Around 2:25 p.m. on Dec. 21, which is the beginning of my New Year, I was out driving to the University of Southern Maine library to pick up a book. I was on State Rt. 25 listening to MPBN (Maine Public Broadcasting Network), when suddenly the announcer said: “The Winter Solstice arrives in Maine today at 2:35.” On the spur of the moment, I decided to keep driving until 2:35 and then stop – wherever I was – and celebrate the Solstice.
So I drove into Gorham Village, past USM, out of Gorham Village, and into rural countryside: fields and forests mostly, with an occasional house or farm spotting the snowy, softly rolling landscape. I kept wondering where I would land at 2:35. Would it be in a wilderness area, or one with buildings visible?
At 2:34 I pulled off the road between two snowy fields. The snow bank, however, kept me from pulling off very far, and it was a little unnerving being so close to the road, with other cars (although few and far between) whizzing by. Then, about fifty feet further I saw a spot where more snow was cleared off the road.
After pulling up to that spot and shutting off the car engine, I looked around. On either side of me were woods, no buildings in sight. On the right was a line of berry-red brush sweeping the roadside, and behind it a thicket of young white-birch trees striking up out of white snow.
On my left were deciduous trees, stark and bare of leaves. And then I spotted Her. Almost immediately left of my car but a few yards ahead, stood the Goddess. She appeared in the form of a mature tree with three branches striking off from the same nexus, and in the same plane. She looked just like a woman with both arms raised.
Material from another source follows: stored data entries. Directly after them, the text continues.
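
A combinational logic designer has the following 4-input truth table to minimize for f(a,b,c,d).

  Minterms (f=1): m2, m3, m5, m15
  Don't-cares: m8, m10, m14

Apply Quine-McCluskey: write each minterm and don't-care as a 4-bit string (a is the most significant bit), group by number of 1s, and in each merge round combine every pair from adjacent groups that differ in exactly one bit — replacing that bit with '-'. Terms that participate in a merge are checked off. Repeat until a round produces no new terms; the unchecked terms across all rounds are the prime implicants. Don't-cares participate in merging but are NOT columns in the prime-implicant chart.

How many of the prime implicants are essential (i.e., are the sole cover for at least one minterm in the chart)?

3

Round 0: 0010✓ 0011✓ 0101 1000✓ 1010✓ 1110✓ 1111✓
Round 1: -010 001- 1-10 10-0 111-
PIs = {-010, 001-, 0101, 1-10, 10-0, 111-}
Coverage chart:
  m2: -010,001-
  m3: 001- ←essential
  m5: 0101 ←essential
  m15: 111- ←essential
Essential: 001-, 0101, 111-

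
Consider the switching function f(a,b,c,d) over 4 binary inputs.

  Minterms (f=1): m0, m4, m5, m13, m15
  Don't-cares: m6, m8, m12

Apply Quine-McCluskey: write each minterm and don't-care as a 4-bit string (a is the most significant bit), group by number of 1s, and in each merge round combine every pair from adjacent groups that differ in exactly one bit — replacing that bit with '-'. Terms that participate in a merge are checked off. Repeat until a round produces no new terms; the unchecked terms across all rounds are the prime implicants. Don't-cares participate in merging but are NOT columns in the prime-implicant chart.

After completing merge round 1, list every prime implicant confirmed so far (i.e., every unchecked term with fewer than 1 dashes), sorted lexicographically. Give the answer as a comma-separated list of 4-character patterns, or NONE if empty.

NONE

size-2^0 implicants → 0000(✓)  0100(✓)  0101(✓)  0110(✓)  1000(✓)  1100(✓)  1101(✓)  1111(✓)
size-2^1 implicants → -000(✓)  -100(✓)  -101(✓)  0-00(✓)  01-0  010-(✓)  1-00(✓)  11-1  110-(✓)
size-2^2 implicants → --00  -10-
Unchecked terms (primes): --00, -10-, 01-0, 11-1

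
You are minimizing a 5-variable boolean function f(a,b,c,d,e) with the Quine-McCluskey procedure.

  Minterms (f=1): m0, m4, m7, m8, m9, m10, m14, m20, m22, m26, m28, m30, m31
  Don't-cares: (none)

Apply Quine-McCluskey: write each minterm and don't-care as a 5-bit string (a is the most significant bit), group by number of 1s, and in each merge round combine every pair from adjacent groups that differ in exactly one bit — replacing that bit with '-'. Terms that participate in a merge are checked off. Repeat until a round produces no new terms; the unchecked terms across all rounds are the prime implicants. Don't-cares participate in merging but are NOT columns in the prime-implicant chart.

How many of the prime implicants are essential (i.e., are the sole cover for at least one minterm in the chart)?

size-2^0 implicants → 00000(✓)  00100(✓)  00111  01000(✓)  01001(✓)  01010(✓)  01110(✓)  10100(✓)  10110(✓)  11010(✓)  11100(✓)  11110(✓)  11111(✓)
size-2^1 implicants → -0100  -1010(✓)  -1110(✓)  0-000  00-00  01-10(✓)  010-0  0100-  1-100(✓)  1-110(✓)  101-0(✓)  11-10(✓)  111-0(✓)  1111-
size-2^2 implicants → -1-10  1-1-0
Unchecked terms (primes): -0100, -1-10, 0-000, 00-00, 00111, 010-0, 0100-, 1-1-0, 1111-
Minterm coverage:
  m0 ⊆ 0-000,00-00
  m4 ⊆ -0100,00-00
  m7 ⊆ 00111 [E]
  m8 ⊆ 0-000,010-0,0100-
  m9 ⊆ 0100- [E]
  m10 ⊆ -1-10,010-0
  m14 ⊆ -1-10 [E]
  m20 ⊆ -0100,1-1-0
  m22 ⊆ 1-1-0 [E]
  m26 ⊆ -1-10 [E]
  m28 ⊆ 1-1-0 [E]
  m30 ⊆ -1-10,1-1-0,1111-
  m31 ⊆ 1111- [E]
E = {-1-10, 00111, 0100-, 1-1-0, 1111-}

5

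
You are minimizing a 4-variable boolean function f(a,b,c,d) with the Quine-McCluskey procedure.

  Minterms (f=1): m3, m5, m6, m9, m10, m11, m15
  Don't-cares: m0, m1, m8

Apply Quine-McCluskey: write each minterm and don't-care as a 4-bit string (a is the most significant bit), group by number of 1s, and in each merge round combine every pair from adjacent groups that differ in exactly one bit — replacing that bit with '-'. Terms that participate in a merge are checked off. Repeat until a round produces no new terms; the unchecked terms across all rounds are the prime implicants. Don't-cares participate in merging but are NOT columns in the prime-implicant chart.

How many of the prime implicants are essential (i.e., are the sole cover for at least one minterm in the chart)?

5

size-2^0 implicants → 0000(✓)  0001(✓)  0011(✓)  0101(✓)  0110  1000(✓)  1001(✓)  1010(✓)  1011(✓)  1111(✓)
size-2^1 implicants → -000(✓)  -001(✓)  -011(✓)  0-01  00-1(✓)  000-(✓)  1-11  10-0(✓)  10-1(✓)  100-(✓)  101-(✓)
size-2^2 implicants → -0-1  -00-  10--
Unchecked terms (primes): -0-1, -00-, 0-01, 0110, 1-11, 10--
Minterm coverage:
  m3 ⊆ -0-1 [E]
  m5 ⊆ 0-01 [E]
  m6 ⊆ 0110 [E]
  m9 ⊆ -0-1,-00-,10--
  m10 ⊆ 10-- [E]
  m11 ⊆ -0-1,1-11,10--
  m15 ⊆ 1-11 [E]
E = {-0-1, 0-01, 0110, 1-11, 10--}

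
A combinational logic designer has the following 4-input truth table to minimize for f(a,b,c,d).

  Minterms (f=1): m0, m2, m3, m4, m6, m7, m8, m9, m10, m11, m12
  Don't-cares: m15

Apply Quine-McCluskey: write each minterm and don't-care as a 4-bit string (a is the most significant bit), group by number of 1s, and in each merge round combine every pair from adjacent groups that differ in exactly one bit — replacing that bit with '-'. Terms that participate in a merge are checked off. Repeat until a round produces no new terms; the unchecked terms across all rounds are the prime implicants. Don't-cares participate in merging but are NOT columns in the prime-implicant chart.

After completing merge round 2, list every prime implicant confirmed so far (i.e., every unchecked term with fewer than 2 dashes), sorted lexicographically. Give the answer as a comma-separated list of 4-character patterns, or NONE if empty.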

Both of her arm-limbs were bent at almost exactly the same spots and angles: slightly inward at the elbows, and slightly out again at the wrists. I could even see in the middle trunk, at the place where all three trunks met, a roundedness that formed Her head.
I don’t remember seeing trees like this before, with three equal-sized limbs taking off from the main trunk at the same place, and in the same plane. And with side limbs that formed mirror images of one another, and with bends that conformed so neatly to human arms, elbows and hands.
As I sat there, I received this message: “The light will come again.” The standard but breath-takingly glorious Winter Solstice promise. But then another message came: “I will return, too.” I, the Goddess, will return. Surprisingly, I wasn’t surprised. I know She’s going to return. Nevertheless, it was a gift to hear Her say it.
2 comments:
Lovely. So might it be!
What a beautiful vision! Thank you for sharing, Athana. I needed that. Bright Blessings.